Christine AVENTIN, Scalp, Arbre à paroles, coll. « If », 2021, 110 p., 14 €, ISBN : 978-2-87406-750-1
En avril dernier, Christine Aventin sortait FeminiSpunk chez Zones, une réflexion anti-conformiste sur le potentiel révolutionnaire des filles. Ce livre a occupé l’autrice pendant trois ans. Trois années durant lesquelles il n’y a pourtant pas eu que l’écriture. Non. Or pas de place dans l’essai pour dire « la débandade politique sur la ZAD où [elle] vivait », l’otite qui tourne mal au point de vivre « le coma, la douleur, l’aphasie », le crâne trépané, mais aussi « les deux ruptures amoureuses simultanées ». Non. Pas de place dans FéminiSpunk, livre de force et de puissance.
Ce n’est qu’une fois l’ouvrage terminé qu’autre chose a surgi. Par flashs. Et autant de poèmes réunis dans un recueil organisé en cinq chapitres. Scalp. Ou la face obscure de FeminiSpunk. Celle où il est question de la solitude des filles. Celle de Christine Aventin, du moins, qui tente, là, de retracer « la tragédie œdipienne qui a été la [sienne] pendant ces 3 années. Où Œdipe est à comprendre dans le sens d’enquête d’un crime, d’un délit ». Et de se rendre compte qu’elle est à la fois la victime, la coupable et le mobile du crime.

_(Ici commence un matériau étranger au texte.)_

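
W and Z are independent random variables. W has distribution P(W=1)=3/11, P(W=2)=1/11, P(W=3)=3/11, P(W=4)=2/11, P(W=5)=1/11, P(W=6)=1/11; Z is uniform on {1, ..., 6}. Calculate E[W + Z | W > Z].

141/22

P(W > Z) = 1/3.
Summing (W+Z)·P(x,y) over outcomes with W > Z gives 47/22.
E[W + Z | W > Z] = (47/22) / (1/3) = 141/22.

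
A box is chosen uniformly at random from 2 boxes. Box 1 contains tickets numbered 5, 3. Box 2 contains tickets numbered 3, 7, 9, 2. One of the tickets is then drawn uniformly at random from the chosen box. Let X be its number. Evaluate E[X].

E[X | box 1] = (5+3)/2 = 4.
E[X | box 2] = (3+7+9+2)/4 = 21/4.
By the law of total expectation,
E[X] = (1/2)·(4) + (1/2)·(21/4) = 37/8.

37/8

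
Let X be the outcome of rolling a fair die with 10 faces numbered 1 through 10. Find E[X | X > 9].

10

Given X > 9, X is equally likely to be any of {10}.
E[X | X > 9] = (10) / 1 = 10.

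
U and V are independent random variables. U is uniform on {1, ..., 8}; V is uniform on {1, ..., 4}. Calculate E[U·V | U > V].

295/22

P(U > V) = 11/16.
Summing UV·P(x,y) over outcomes with U > V gives 295/32.
E[U·V | U > V] = (295/32) / (11/16) = 295/22.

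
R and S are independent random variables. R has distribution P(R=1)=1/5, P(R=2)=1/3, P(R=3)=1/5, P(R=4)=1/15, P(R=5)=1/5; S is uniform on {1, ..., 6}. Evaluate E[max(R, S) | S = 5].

P(S = 5) = 1/6.
Summing max(R,S)·P(x,y) over outcomes with S = 5 gives 5/6.
E[max(R, S) | S = 5] = (5/6) / (1/6) = 5.

5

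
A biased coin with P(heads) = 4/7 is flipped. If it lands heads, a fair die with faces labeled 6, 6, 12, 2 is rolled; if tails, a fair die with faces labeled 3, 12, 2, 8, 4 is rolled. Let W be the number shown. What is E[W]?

31/5

E[W | heads] = (6+6+12+2)/4 = 13/2.
E[W | tails] = (3+12+2+8+4)/5 = 29/5.
E[W] = (4/7)·(13/2) + (3/7)·(29/5) = 31/5.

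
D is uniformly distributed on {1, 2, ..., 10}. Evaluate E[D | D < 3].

3/2

Given D < 3, D is equally likely to be any of {1, 2}.
E[D | D < 3] = (1 + 2) / 2 = 3/2.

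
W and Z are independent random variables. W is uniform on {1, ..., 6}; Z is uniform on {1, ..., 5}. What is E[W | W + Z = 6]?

P(W + Z = 6) = 1/6.
Summing W·P(x,y) over outcomes with W + Z = 6 gives 1/2.
E[W | W + Z = 6] = (1/2) / (1/6) = 3.

3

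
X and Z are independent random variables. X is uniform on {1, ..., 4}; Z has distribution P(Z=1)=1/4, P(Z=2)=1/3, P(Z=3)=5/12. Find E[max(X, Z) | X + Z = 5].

P(X + Z = 5) = 1/4.
Summing max(X,Z)·P(x,y) over outcomes with X + Z = 5 gives 13/16.
E[max(X, Z) | X + Z = 5] = (13/16) / (1/4) = 13/4.

13/4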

De la guérison comme lieu d’exil
je cherche dans les chiffres
de mon dossier médical
fascinant comme un oracle
une langue hospitalière
où déposer mon amnésie
des jours et des nuits
dont il ne reste rien
que quelques coups de flash
embrouillés par les limbes
douloureuses de la fièvre
et le récit confus des témoins
Comme l’Œdipe de Sophocle
je suis tout à la fois
le mobile et le coupable
la victime et le poète
de cette enquête que je mène
tragiquement jusqu’à moi
Scalp, « qui lui a pété à la gueule comme un élastique trop tendu » et qui s’avère être la première entrée en poésie d’Aventin.
Première entrée réjouissante pour l’autrice qui arrive à transmuter son dossier médical en une forme qui a jusqu’à quelque chose de l’épopée :
Patiente de sexe
féminin âgée de
quarante-sept ans
amenée aux urgences
par une amie
suite à une OMA
(otite moyenne aiguë)
avec douleurs insomniantes
non traitées –
n’a pas consulté.
patiente en position
chien de fusil
présentant céphalées
intenses et AEG
(altération de l’état général)
vomissements
photophobie
état prostré
Notez votre douleur
sur une échelle
de un à dix
demande l’urgentiste
et je réponds quatre
d’après le tableau
que j’ai là sous les yeux
formidable aptitude
à nier la catastrophe
en laissant une marge
chiffrable pour un pire
qui ne saurait tarder.
Première entrée disions-nous.
Dernière ?
Dans FéminiSpunk, l’autrice confiait son souhait d’arrêter l’écriture : « […] je pense que ce livre sera mon dernier. Si je le note ici, c’est pour m’en souvenir. » Elle confiait, d’ailleurs, dans la rencontre organisée par la Foire du livre, le 18 mai dernier, avec Lola Lafon et David Courrier en modérateur : « pour moi, l’écriture c’est la merde (…), j’avais réellement décidé que FéminiSpunk c’était le point final ».
Puis il y a eu Scalp. Et de se demander, alors, si elle ne serait pas accro à l’écriture autant qu’à la caféine et la nicotine « mais ce serait vraiment la merde parce que j’ai vraiment envie d’arrêter ». « J’ai fait le tour de Christine Aventin, c’est bon, je passe à autre chose… ».
Quand on sait que Scalp est aussi ce « terme médical qui désigne le cuir chevelu et les muscles sous-jacents », on espère qu’autre chose surgisse encore de l’écriture de Christine Aventin. Qu’elle poursuive l’enquête ici entamée.
Qu’elle continue de faire jaillir le latent. Le caché. Tout ce qui apparait sous les premières couches ou quand on descend dans les caves.